APF - The Lick Observatory Automated Planet Finder

Autor: Jennifer Burt, Jeffrey Lewis, Steven S. Vogt, Eugenio J. Rivera, Sandra M. Faber, Maureen McLean, William Deich, Sandy Keiser, Brad Holden, Tony Misch, Myra Katsuki, John Wareham, Mingzhi Wei, Greg Laughlin, David F. Hilyard, Steve Allen, Lee Laiterman, Dick Kanto, Elinor L. Gates, Mike Saylor, Richard J. Stover, Mike Bolte, Wayne Earthman, Robert I. Kibrick, Kyle Lanclos, Jerry Cabak, Kostas Chloros, Chris Wright, Matthew Thompson, Debra A. Fischer, Michael Peck, Paul Lynam, Matthew Radovan, Geoffrey W. Marcy, Andrew L. Phillips, Joseph S. Miller, David Cowley, James Ward, Chris Lockwood, R. Paul Butler, Brian DuPraw, Barry Alcott, Bernie Walp, Pamela Arriagada, Ken Johnston, Terry Pfister, Dale Sandford, Harland W. Epps
Jazyk: angličtina
Rok vydání: 2014
Předmět:
Popis: The Automated Planet Finder (APF) is a facility purpose-built for the discovery and characterization of extrasolar planets through high-cadence Doppler velocimetry of the reflex barycentric accelerations of their host stars.
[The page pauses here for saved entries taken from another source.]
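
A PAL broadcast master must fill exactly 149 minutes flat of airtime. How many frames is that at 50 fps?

447000 frames

149 min = 8940 s.
Frames = 8940 × 50 = 447000.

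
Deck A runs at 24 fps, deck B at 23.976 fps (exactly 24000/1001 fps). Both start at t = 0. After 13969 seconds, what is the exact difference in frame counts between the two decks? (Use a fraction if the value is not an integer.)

A emits 24 × 13969 = 335256 frames; B emits 24000/1001 × 13969 = 335256000/1001.
Difference = 335256/1001 frames (≈ 334.9211); B is behind A.

335256/1001 frames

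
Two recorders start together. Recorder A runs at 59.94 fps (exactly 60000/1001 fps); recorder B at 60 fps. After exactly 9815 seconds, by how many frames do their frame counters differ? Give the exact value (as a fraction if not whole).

A emits 60000/1001 × 9815 = 45300000/77 frames; B emits 60 × 9815 = 588900.
Difference = 45300/77 frames (≈ 588.3117); B is ahead of A.

45300/77 frames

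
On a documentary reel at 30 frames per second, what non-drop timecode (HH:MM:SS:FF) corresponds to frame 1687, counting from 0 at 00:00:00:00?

1687 ÷ 30 = 56 full seconds, remainder 7 frames.
56 s = 0 h 0 min 56 s.
Timecode: 00:00:56:07.

00:00:56:07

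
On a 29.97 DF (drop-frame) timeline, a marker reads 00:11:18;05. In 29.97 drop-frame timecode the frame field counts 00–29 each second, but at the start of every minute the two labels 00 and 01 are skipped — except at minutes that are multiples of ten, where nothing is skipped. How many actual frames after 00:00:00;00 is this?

As if non-drop at 30 labels/s: (0 × 3600 + 11 × 60 + 18) × 30 + 5 = 20345.
Minute boundaries passed: 11; those not divisible by 10: 11 − 1 = 10; dropped labels = 2 × 10 = 20.
Actual frame index = 20345 − 20 = 20325.

20325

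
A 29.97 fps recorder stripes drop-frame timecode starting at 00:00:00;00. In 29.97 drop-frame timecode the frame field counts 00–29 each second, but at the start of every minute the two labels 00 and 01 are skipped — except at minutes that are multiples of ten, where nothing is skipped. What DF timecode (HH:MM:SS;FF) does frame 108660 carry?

Ten DF minutes hold 17982 frames, so frame 108660 lies in block 6 (frames 107892–125873) with 768 frames into that block.
The block's first minute is 1800 frames and the rest 1798 each; 768 frames reaches minute 0, so 6 × 18 + 0 × 2 = 108 labels have been skipped so far.
Adding those back, label number 108660 + 108 = 108768 at 30 labels/s is 3625 s + 18 f = 1 h 0 min 25 s frame 18, i.e. 01:00:25;18.

01:00:25;18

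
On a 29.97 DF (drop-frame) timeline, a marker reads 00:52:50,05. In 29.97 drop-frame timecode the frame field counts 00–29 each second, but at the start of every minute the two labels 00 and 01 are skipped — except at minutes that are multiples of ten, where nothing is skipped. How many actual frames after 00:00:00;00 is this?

As if non-drop at 30 labels/s: (0 × 3600 + 52 × 60 + 50) × 30 + 5 = 95105.
Minute boundaries passed: 52; those not divisible by 10: 52 − 5 = 47; dropped labels = 2 × 47 = 94.
Actual frame index = 95105 − 94 = 95011.

95011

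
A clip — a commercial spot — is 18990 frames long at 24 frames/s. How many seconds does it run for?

Running time = 18990 / (24) = 791.25 s.

791.25 seconds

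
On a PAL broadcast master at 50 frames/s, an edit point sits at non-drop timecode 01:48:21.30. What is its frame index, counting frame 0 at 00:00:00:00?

frame 325080

Total seconds to the label: (1 × 3600 + 48 × 60 + 21) = 6501.
Frame index = 6501 × 50 + 30 = 325080.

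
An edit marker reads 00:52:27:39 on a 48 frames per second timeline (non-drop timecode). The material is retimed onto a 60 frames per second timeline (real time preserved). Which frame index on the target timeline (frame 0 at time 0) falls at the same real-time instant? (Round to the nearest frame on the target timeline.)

Source frame index: (0×3600 + 52×60 + 27) × 48 + 39 = 151095.
Real time: 151095 / (48) = 50365/16 s.
Target frame: (50365/16) × (60) = 755475/4 ≈ 188868.750 → 188869.

frame 188869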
Located atop Mt. Hamilton, the APF facility consists of a 2.4-m telescope and its Levy spectrometer, an optical echelle spectrometer optimized for precision Doppler velocimetry. APF features a fixed format spectral range from 374 nm - 970 nm, and delivers a "Throughput" (resolution * slit width product) of 114,000 arc-seconds, with spectral resolutions up to 150,000. Overall system efficiency (fraction of photons incident on the primary mirror that are detected by the science CCD) on blaze at 560 nm in planet-hunting mode is 15%. First-light tests on the RV standard stars HD 185144 and HD 9407 demonstrate sub-meter per second precision (RMS per observation) held over a 3-month period. This paper reviews the basic features of the telescope, dome, and spectrometer, and gives a brief summary of first-light performance.